Is atmospheric pressure greater than intrapleural (intra-pleural) pressure during both inspiration and expiration?

From the Research

Yes, atmospheric pressure is greater than intrapleural pressure during both inspiration and expiration. Intrapleural pressure, which exists in the potential space between the visceral and parietal pleura surrounding the lungs, is always negative (subatmospheric) during normal breathing. The most recent and highest quality study on respiratory mechanics is not directly provided in the given evidence, however, the principles of respiratory physiology remain consistent across studies.

Key Points

• During inspiration, intrapleural pressure becomes even more negative as the chest wall expands and the diaphragm contracts, creating a greater negative pressure that draws air into the lungs.
• During expiration, although intrapleural pressure increases slightly, it remains negative and below atmospheric pressure.
• This persistent negative intrapleural pressure is essential for normal respiratory mechanics as it prevents lung collapse by keeping the lungs expanded against the chest wall.
• The negative pressure exists because the natural elastic recoil of the lungs pulls inward while the chest wall tends to spring outward, creating a constant tension that maintains the subatmospheric pressure in the pleural space throughout the respiratory cycle.

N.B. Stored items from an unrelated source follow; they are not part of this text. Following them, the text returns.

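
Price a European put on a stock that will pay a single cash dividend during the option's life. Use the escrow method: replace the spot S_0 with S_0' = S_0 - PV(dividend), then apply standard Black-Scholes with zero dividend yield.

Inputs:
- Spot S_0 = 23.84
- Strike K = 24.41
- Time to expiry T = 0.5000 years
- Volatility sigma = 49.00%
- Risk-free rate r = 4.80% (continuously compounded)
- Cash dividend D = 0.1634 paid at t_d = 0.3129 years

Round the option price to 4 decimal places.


Answer: Price = 3.3438

Derivation:
PV(D) = D * exp(-r * t_d) = 0.1634 * 0.98509303 = 0.16096420
S_0' = S_0 - PV(D) = 23.8400 - 0.16096420 = 23.67903580
d1 = (ln(S_0'/K) + (r + sigma^2/2)*T) / (sigma*sqrt(T)) = 0.15476174
d2 = d1 - sigma*sqrt(T) = -0.19172058
exp(-rT) = 0.97628571
N(-d1) = 0.43850458; N(-d2) = 0.57601946
P = K * exp(-rT) * N(-d2) - S_0' * N(-d1) = 24.4100 * 0.97628571 * 0.57601946 - 23.67903580 * 0.43850458 = 3.3438


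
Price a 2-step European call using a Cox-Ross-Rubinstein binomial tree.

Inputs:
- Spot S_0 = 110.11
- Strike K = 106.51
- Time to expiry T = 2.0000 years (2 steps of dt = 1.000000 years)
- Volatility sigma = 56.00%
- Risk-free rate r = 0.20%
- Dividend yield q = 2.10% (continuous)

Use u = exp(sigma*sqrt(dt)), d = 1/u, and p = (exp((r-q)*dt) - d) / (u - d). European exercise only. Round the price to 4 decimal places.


Answer: Price = V(0,0) = 29.4194

Derivation:
dt = T/N = 1.000000
u = exp(sigma*sqrt(dt)) = 1.750673; d = 1/u = 0.571209
p = (exp((r-q)*dt) - d) / (u - d) = 0.347591
Discount per step: exp(-r*dt) = 0.998002
Stock lattice S(k, i) with i counting down-moves:
  k=0: S(0,0) = 110.1100
  k=1: S(1,0) = 192.7665; S(1,1) = 62.8958
  k=2: S(2,0) = 337.4711; S(2,1) = 110.1100; S(2,2) = 35.9267
Terminal payoffs V(N, i) = max(S_T - K, 0):
  V(2,0) = 230.961096; V(2,1) = 3.600000; V(2,2) = 0.000000
Backward induction: V(k, i) = exp(-r*dt) * [p * V(k+1, i) + (1-p) * V(k+1, i+1)].
  V(1,0) = exp(-r*dt) * [p*230.961096 + (1-p)*3.600000] = 82.463468
  V(1,1) = exp(-r*dt) * [p*3.600000 + (1-p)*0.000000] = 1.248826
  V(0,0) = exp(-r*dt) * [p*82.463468 + (1-p)*1.248826] = 29.419367


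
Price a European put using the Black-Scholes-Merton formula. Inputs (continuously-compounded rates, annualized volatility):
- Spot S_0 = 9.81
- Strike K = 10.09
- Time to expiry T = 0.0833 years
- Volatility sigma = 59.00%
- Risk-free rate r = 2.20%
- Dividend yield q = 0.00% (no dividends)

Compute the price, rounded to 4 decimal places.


Answer: Price = 0.8133

Derivation:
d1 = (ln(S/K) + (r - q + 0.5*sigma^2) * T) / (sigma * sqrt(T)) = -0.06936399
d2 = d1 - sigma * sqrt(T) = -0.23964825
exp(-rT) = 0.99816908; exp(-qT) = 1.00000000
P = K * exp(-rT) * N(-d2) - S_0 * exp(-qT) * N(-d1)
N(-d1) = 0.52765005; N(-d2) = 0.59469852
P = 10.0900 * 0.99816908 * 0.59469852 - 9.8100 * 1.00000000 * 0.52765005 = 0.8133


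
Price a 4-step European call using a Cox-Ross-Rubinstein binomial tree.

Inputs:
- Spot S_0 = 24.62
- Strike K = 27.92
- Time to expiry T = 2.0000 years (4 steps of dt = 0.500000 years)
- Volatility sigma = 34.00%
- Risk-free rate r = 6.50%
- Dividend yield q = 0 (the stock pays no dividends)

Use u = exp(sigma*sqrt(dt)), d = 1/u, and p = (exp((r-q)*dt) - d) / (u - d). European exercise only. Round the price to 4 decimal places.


Answer: Price = V(0,0) = 4.8360

Derivation:
dt = T/N = 0.500000
u = exp(sigma*sqrt(dt)) = 1.271778; d = 1/u = 0.786300
p = (exp((r-q)*dt) - d) / (u - d) = 0.508228
Discount per step: exp(-r*dt) = 0.968022
Stock lattice S(k, i) with i counting down-moves:
  k=0: S(0,0) = 24.6200
  k=1: S(1,0) = 31.3112; S(1,1) = 19.3587
  k=2: S(2,0) = 39.8209; S(2,1) = 24.6200; S(2,2) = 15.2218
  k=3: S(3,0) = 50.6434; S(3,1) = 31.3112; S(3,2) = 19.3587; S(3,3) = 11.9689
  k=4: S(4,0) = 64.4071; S(4,1) = 39.8209; S(4,2) = 24.6200; S(4,3) = 15.2218; S(4,4) = 9.4111
Terminal payoffs V(N, i) = max(S_T - K, 0):
  V(4,0) = 36.487130; V(4,1) = 11.900893; V(4,2) = 0.000000; V(4,3) = 0.000000; V(4,4) = 0.000000
Backward induction: V(k, i) = exp(-r*dt) * [p * V(k+1, i) + (1-p) * V(k+1, i+1)].
  V(3,0) = exp(-r*dt) * [p*36.487130 + (1-p)*11.900893] = 23.616169
  V(3,1) = exp(-r*dt) * [p*11.900893 + (1-p)*0.000000] = 5.854953
  V(3,2) = exp(-r*dt) * [p*0.000000 + (1-p)*0.000000] = 0.000000
  V(3,3) = exp(-r*dt) * [p*0.000000 + (1-p)*0.000000] = 0.000000
  V(2,0) = exp(-r*dt) * [p*23.616169 + (1-p)*5.854953] = 14.405817
  V(2,1) = exp(-r*dt) * [p*5.854953 + (1-p)*0.000000] = 2.880496
  V(2,2) = exp(-r*dt) * [p*0.000000 + (1-p)*0.000000] = 0.000000
  V(1,0) = exp(-r*dt) * [p*14.405817 + (1-p)*2.880496] = 8.458565
  V(1,1) = exp(-r*dt) * [p*2.880496 + (1-p)*0.000000] = 1.417135
  V(0,0) = exp(-r*dt) * [p*8.458565 + (1-p)*1.417135] = 4.836033


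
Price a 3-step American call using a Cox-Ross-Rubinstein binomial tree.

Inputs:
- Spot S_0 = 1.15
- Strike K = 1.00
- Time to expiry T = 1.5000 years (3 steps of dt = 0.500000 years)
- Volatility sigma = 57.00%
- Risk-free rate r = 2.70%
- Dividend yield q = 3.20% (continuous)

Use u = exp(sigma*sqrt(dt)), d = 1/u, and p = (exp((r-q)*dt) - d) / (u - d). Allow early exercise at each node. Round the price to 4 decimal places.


Answer: Price = V(0,0) = 0.3741

Derivation:
dt = T/N = 0.500000
u = exp(sigma*sqrt(dt)) = 1.496383; d = 1/u = 0.668278
p = (exp((r-q)*dt) - d) / (u - d) = 0.397564
Discount per step: exp(-r*dt) = 0.986591
Stock lattice S(k, i) with i counting down-moves:
  k=0: S(0,0) = 1.1500
  k=1: S(1,0) = 1.7208; S(1,1) = 0.7685
  k=2: S(2,0) = 2.5750; S(2,1) = 1.1500; S(2,2) = 0.5136
  k=3: S(3,0) = 3.8532; S(3,1) = 1.7208; S(3,2) = 0.7685; S(3,3) = 0.3432
Terminal payoffs V(N, i) = max(S_T - K, 0):
  V(3,0) = 2.853241; V(3,1) = 0.720840; V(3,2) = 0.000000; V(3,3) = 0.000000
Backward induction: V(k, i) = exp(-r*dt) * [p * V(k+1, i) + (1-p) * V(k+1, i+1)]; then take max(V_cont, immediate exercise) for American.
  V(2,0) = exp(-r*dt) * [p*2.853241 + (1-p)*0.720840] = 1.547573; exercise = 1.575036; V(2,0) = max -> 1.575036
  V(2,1) = exp(-r*dt) * [p*0.720840 + (1-p)*0.000000] = 0.282738; exercise = 0.150000; V(2,1) = max -> 0.282738
  V(2,2) = exp(-r*dt) * [p*0.000000 + (1-p)*0.000000] = 0.000000; exercise = 0.000000; V(2,2) = max -> 0.000000
  V(1,0) = exp(-r*dt) * [p*1.575036 + (1-p)*0.282738] = 0.785829; exercise = 0.720840; V(1,0) = max -> 0.785829
  V(1,1) = exp(-r*dt) * [p*0.282738 + (1-p)*0.000000] = 0.110899; exercise = 0.000000; V(1,1) = max -> 0.110899
  V(0,0) = exp(-r*dt) * [p*0.785829 + (1-p)*0.110899] = 0.374142; exercise = 0.150000; V(0,0) = max -> 0.374142


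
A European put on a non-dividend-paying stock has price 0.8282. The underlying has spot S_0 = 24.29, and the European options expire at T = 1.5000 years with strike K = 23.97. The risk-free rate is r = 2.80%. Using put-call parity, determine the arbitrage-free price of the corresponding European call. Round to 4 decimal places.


Put-call parity: C - P = S_0 * exp(-qT) - K * exp(-rT).
S_0 * exp(-qT) = 24.2900 * 1.00000000 = 24.29000000
K * exp(-rT) = 23.9700 * 0.95886978 = 22.98410864
C = P + S*exp(-qT) - K*exp(-rT)
C = 0.8282 + 24.29000000 - 22.98410864 = 2.1341

Answer: Call price = 2.1341


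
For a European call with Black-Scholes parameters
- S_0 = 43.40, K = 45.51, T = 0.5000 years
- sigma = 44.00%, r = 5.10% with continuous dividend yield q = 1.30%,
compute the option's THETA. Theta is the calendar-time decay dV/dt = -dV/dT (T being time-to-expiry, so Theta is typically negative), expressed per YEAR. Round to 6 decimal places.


Answer: Theta = -5.956942

Derivation:
d1 = 0.0640489579; d2 = -0.2470780258
phi(d1) = 0.3981248348; exp(-qT) = 0.9935210793; exp(-rT) = 0.9748223790
Theta = -S*exp(-qT)*phi(d1)*sigma/(2*sqrt(T)) - r*K*exp(-rT)*N(d2) + q*S*exp(-qT)*N(d1)
N(d1) = 0.5255343780; N(d2) = 0.4024239197; sqrt(T) = 0.7071067812
Term 1 = -43.4000 * 0.9935210793 * 0.3981248348 * 0.4400 / (2 * 0.7071067812) = -5.3410145798
Term 2 = -0.0510 * 45.5100 * 0.9748223790 * 0.4024239197 = -0.9105132900
Term 3 = 0.0130 * 43.4000 * 0.9935210793 * 0.5255343780 = 0.2945854540
Theta = -5.3410145798 + (-0.9105132900) + (0.2945854540) = -5.956942


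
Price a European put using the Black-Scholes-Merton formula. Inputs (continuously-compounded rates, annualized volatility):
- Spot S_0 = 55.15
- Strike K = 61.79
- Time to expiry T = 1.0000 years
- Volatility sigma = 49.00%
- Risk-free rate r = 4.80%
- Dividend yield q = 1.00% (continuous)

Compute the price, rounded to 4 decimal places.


d1 = (ln(S/K) + (r - q + 0.5*sigma^2) * T) / (sigma * sqrt(T)) = 0.09054124
d2 = d1 - sigma * sqrt(T) = -0.39945876
exp(-rT) = 0.95313379; exp(-qT) = 0.99004983
P = K * exp(-rT) * N(-d2) - S_0 * exp(-qT) * N(-d1)
N(-d1) = 0.46392856; N(-d2) = 0.65522240
P = 61.7900 * 0.95313379 * 0.65522240 - 55.1500 * 0.99004983 * 0.46392856 = 13.2577

Answer: Price = 13.2577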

Given the evidence provided, studies such as 1 discuss the application of non-invasive positive pressure ventilation (NPPV) in chronic obstructive pulmonary disease (COPD), highlighting its benefits in reducing hypercapnia and improving patient outcomes. However, these studies do not directly address the comparison between atmospheric and intrapleural pressures during the respiratory cycle. The fundamental principles of respiratory physiology, as described, dictate that intrapleural pressure remains subatmospheric during both phases of breathing to facilitate lung expansion and prevent collapse.

Clinical Implications

• Understanding the relationship between atmospheric and intrapleural pressures is crucial for managing respiratory conditions, including COPD.
• NPPV, as discussed in studies like 2, 3, and 4, can be an effective treatment for COPD patients with hypercapnic respiratory failure by reducing the work of breathing and improving gas exchange.
• The selection of patients for NPPV, as outlined in 5, should consider factors such as the presence of daytime hypercapnia and the ability to tolerate ventilatory pressures, to maximize therapeutic benefits while minimizing risks.

In clinical practice, recognizing the subatmospheric nature of intrapleural pressure during both inspiration and expiration is vital for the effective management of respiratory diseases and the application of therapies like NPPV.